A frank contempt stressing the last word cut into his hearer with the keenness of a knife. ”You are unkind,” she said weakly.
”There's no reproach to you. I have got over it long ago,” he replied cheerily. ”And you showed me how to get over it; that's why I am grateful. For I began to wonder after that, why I, who had always been on my guard against the emotions, should become so thoroughly their slave. And at last I found out the reason; it was the work I was doing.”
”Your work?” she exclaimed.
”Exactly! You remember what Plato remarked about the actor?”
”How should I?” asked poor Lady Tamworth.
”Well, he wouldn't have him in his ideal State because acting develops the emotions, the s.h.i.+fty unstable part of a man. But that's true of art as well; to do good work in art you must feel your work as an emotion. So I cut myself clear from it all.

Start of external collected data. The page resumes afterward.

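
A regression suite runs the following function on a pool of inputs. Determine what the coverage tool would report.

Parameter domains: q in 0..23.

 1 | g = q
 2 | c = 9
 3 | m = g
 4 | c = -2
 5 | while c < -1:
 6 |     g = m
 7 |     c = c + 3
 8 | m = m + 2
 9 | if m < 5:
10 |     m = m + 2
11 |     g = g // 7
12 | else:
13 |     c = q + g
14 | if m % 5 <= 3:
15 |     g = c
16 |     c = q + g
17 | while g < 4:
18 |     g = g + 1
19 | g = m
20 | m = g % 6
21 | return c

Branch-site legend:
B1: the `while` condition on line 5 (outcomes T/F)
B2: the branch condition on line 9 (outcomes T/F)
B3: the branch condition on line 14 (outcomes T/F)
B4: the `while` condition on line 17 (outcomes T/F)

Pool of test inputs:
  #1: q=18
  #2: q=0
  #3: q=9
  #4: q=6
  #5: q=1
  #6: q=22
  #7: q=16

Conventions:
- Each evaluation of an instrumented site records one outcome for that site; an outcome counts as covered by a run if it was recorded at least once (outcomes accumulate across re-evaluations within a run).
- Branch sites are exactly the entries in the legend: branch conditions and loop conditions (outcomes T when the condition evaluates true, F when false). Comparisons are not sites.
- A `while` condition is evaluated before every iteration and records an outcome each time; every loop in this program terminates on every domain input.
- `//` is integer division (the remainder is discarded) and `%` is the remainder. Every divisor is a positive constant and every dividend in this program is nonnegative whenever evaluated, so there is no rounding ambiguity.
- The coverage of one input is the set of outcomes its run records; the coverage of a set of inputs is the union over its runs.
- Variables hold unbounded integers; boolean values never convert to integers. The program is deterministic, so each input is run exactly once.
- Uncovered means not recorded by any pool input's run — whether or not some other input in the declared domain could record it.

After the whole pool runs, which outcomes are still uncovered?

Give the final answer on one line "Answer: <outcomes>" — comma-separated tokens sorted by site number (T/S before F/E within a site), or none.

#1 (q=18) -> covered: B1=T, B1=F, B2=F, B3=T, B4=F
#2 (q=0) -> covered: B1=T, B1=F, B2=T, B3=F, B4=T, B4=F
#3 (q=9) -> covered: B1=T, B1=F, B2=F, B3=T, B4=F
#4 (q=6) -> covered: B1=T, B1=F, B2=F, B3=T, B4=F
#5 (q=1) -> covered: B1=T, B1=F, B2=T, B3=T, B4=T, B4=F
#6 (q=22) -> covered: B1=T, B1=F, B2=F, B3=F, B4=F
#7 (q=16) -> covered: B1=T, B1=F, B2=F, B3=T, B4=F
union over the pool: B1=T, B1=F, B2=T, B2=F, B3=T, B3=F, B4=T, B4=F
uncovered (0 of 8): none

Answer: none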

I furnished these rooms and came down here,--to live.” And Julian drew a long breath, like a man escaped from danger.
”But why come here?” Lady Tamworth urged. ”You might have gone into the country--anywhere.”
”No, no, no!” he answered, setting down the cake and pacing about the room. ”Wherever else I went, I must have formed new ties, created new duties. I didn't want that; one's feelings form the ties, one's soul pays the duties. No, London is the only place where a man can disappear. Besides I had to do something, and I chose this work, because it didn't touch me. I could throw it off the moment it was done. In the shop I earn the means to live; I live here.”
”But what kind of a life is it?” she asked in despair.
”I will tell you,” he replied, sinking his tone to an eager whisper; ”but you mustn't repeat it, you must keep it a secret. When I am in this room alone at night, the walls widen and widen away until at last they vanish,” and he nodded mysteriously at her. ”The roof curls up like a roll of parchment, and I am left on an open platform.”
”What do you mean?” gasped Lady Tamworth.